SIMON Ravens reviews Florilegium at I

lkley Concert Club.

IT is quite fashionable these days to scoff at the idea of genius.

Great talent, the argument now goes, is produced more by nurture than nature.

At first glance, the programme of Florilegium's tribute to the Bach family would seem flatly to deny that kind of argument.

Here was almost an entire concert of music by one man, his son and nephews.

Surely, only genetics could account for such a musical inheritance.

The concert began with the Trio Sonata from the Musical Offering by the prime begetter of the dynasty, J S Bach.

This was brave programming, Bach's musical ideas sail along at a fairly stratospheric level in this work.

The intensity here is of a fairly esoteric kind, defying easy appreciation and Florilegium's playing was a model of refinement.

If, despite a magnificent recording of the work to their name, it still left the group slightly baffled (as harpsichordist Neil Peres Da Costa told engagingly told us afterwards) they should not worry, the Musical Offering is Bach at his most celestial.

Our arrival back on earth, an often appealing and relatively comprehensive place, was announced by the first bars of J E Bach's Violin Sonata.

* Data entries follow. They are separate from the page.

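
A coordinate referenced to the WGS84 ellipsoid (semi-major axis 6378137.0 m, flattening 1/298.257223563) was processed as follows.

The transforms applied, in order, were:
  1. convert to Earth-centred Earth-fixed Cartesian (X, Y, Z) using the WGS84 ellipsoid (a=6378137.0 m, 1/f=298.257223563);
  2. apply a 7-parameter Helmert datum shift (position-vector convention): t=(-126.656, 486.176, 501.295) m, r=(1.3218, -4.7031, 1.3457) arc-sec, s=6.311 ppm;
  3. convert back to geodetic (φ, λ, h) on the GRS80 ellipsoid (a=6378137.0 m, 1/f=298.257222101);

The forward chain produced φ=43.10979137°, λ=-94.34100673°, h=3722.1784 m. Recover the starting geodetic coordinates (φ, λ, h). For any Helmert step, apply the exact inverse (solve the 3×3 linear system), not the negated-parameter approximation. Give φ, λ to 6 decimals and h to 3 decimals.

φ=43.104044°, λ=-94.338193°, h=3686.507 m

start: φ=43.109791°, λ=-94.341007°, h=3722.178 m
→ ECEF (a=6378137.000, f=1/298.257222101): X=-353206.7326, Y=-4652956.9641, Z=4338957.9391
→ Helmert⁻¹: X=-353009.2851, Y=-4653383.6673, Z=4338467.1334
→ geod (Bowring, a=6378137.000): φ=43.10404400°, λ=-94.33819300°, h=3686.5070 m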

Lucy Russel, Florilegium's violinist, has much of the tone and technical

command, but as yet not the

extraordinary musical personality of her predecessor in the group, Rachel Rodger.

It is this extra dimension which this music perhaps needed for it to take off.

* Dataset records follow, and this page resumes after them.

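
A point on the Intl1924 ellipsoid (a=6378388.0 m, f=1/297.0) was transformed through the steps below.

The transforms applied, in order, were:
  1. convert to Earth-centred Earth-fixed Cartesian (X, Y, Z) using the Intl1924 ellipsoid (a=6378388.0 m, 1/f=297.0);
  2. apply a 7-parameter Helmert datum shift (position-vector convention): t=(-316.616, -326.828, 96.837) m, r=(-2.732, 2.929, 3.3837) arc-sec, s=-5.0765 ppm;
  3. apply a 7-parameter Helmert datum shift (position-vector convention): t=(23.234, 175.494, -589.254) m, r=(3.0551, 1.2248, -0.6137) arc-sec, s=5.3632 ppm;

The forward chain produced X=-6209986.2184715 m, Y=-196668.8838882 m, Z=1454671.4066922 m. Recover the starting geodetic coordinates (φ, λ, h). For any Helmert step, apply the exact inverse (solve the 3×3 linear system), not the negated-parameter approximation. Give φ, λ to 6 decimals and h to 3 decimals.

φ=13.267071°, λ=-178.188170°, h=3673.069 m

start: X=-6209986.2185, Y=-196668.8839, Z=1454671.4067 m
→ Helmert⁻¹: X=-6209984.2026, Y=-196840.2447, Z=1455218.8965
→ Helmert⁻¹: X=-6209722.9943, Y=-196431.8182, Z=1455038.6655
→ geod (Bowring, a=6378388.000): φ=13.26707100°, λ=-178.18817000°, h=3673.0690 m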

The other works in the programme were similarly pleasant and similarly earthbound.

C P E Bach, the most original of all Bach's offspring, came closest to taking wing and drew accomplished, committed playing from the group.

It was not until their Scottish encore, however, when for two gorgeous minutes Florilegium might have been Capercaillie, that the players appeared emotionally uncaged.

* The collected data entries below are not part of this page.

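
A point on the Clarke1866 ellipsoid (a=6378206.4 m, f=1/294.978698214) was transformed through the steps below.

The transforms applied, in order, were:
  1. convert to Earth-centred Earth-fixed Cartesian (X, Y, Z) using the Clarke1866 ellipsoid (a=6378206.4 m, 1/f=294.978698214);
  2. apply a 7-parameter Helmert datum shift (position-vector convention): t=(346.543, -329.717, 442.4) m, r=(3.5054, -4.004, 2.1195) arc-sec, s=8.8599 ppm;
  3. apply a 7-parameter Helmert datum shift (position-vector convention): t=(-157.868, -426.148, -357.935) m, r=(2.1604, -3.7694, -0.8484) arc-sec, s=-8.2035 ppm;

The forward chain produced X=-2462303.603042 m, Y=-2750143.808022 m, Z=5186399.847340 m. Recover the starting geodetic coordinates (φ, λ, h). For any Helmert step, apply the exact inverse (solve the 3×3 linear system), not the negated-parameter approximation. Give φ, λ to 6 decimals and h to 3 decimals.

start: X=-2462303.6030, Y=-2750143.8080, Z=5186399.8473 m
→ Helmert⁻¹: X=-2462059.8356, Y=-2749696.0175, Z=5186874.1254
→ Helmert⁻¹: X=-2462312.1325, Y=-2749228.4973, Z=5186480.2950
→ geod (Bowring, a=6378206.400): φ=54.74793600°, λ=-131.84881700°, h=1768.5180 m

φ=54.747936°, λ=-131.848817°, h=1768.518 m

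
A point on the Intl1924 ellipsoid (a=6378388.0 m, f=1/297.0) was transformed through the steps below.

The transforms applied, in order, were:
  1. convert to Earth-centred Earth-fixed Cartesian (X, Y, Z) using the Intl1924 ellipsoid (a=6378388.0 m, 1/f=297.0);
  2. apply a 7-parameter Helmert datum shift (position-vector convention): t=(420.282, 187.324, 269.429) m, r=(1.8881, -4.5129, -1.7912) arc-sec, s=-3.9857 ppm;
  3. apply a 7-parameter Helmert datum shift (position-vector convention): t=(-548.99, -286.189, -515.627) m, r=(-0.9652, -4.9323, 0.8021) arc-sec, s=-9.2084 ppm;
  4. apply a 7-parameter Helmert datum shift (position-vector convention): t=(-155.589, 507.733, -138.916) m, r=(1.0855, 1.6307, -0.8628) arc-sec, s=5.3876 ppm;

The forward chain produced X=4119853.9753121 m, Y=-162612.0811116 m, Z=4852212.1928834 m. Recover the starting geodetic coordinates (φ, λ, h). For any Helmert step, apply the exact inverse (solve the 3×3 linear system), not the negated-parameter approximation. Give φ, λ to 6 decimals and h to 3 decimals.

start: X=4119853.9753, Y=-162612.0811, Z=4852212.1929 m
→ Helmert⁻¹: X=4119949.6876, Y=-163076.1654, Z=4852358.3964
→ Helmert⁻¹: X=4120652.0308, Y=-162830.2078, Z=4852819.4142
→ Helmert⁻¹: X=4120355.7540, Y=-162937.9819, Z=4852480.6676
→ geod (Bowring, a=6378388.000): φ=49.83308400°, λ=-2.26456100°, h=2032.4470 m

φ=49.833084°, λ=-2.264561°, h=2032.447 m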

Florilegium's humility and infectious enthusiasm could easily undersell them as serious artists, yet they are a deeply receptive and communicative group.

As much as any period instrument ensemble outside of our dreams, they are capable of rising to the greatest

challenges great music can offer.

A pity, then, that the younger members of the Bach family didn't challenge them more.

For all the facility and technique J E,

C P E and company seem to have gleaned from growing up in the Bach household, there is one thing they managed not to acquire from JS - his profound genius.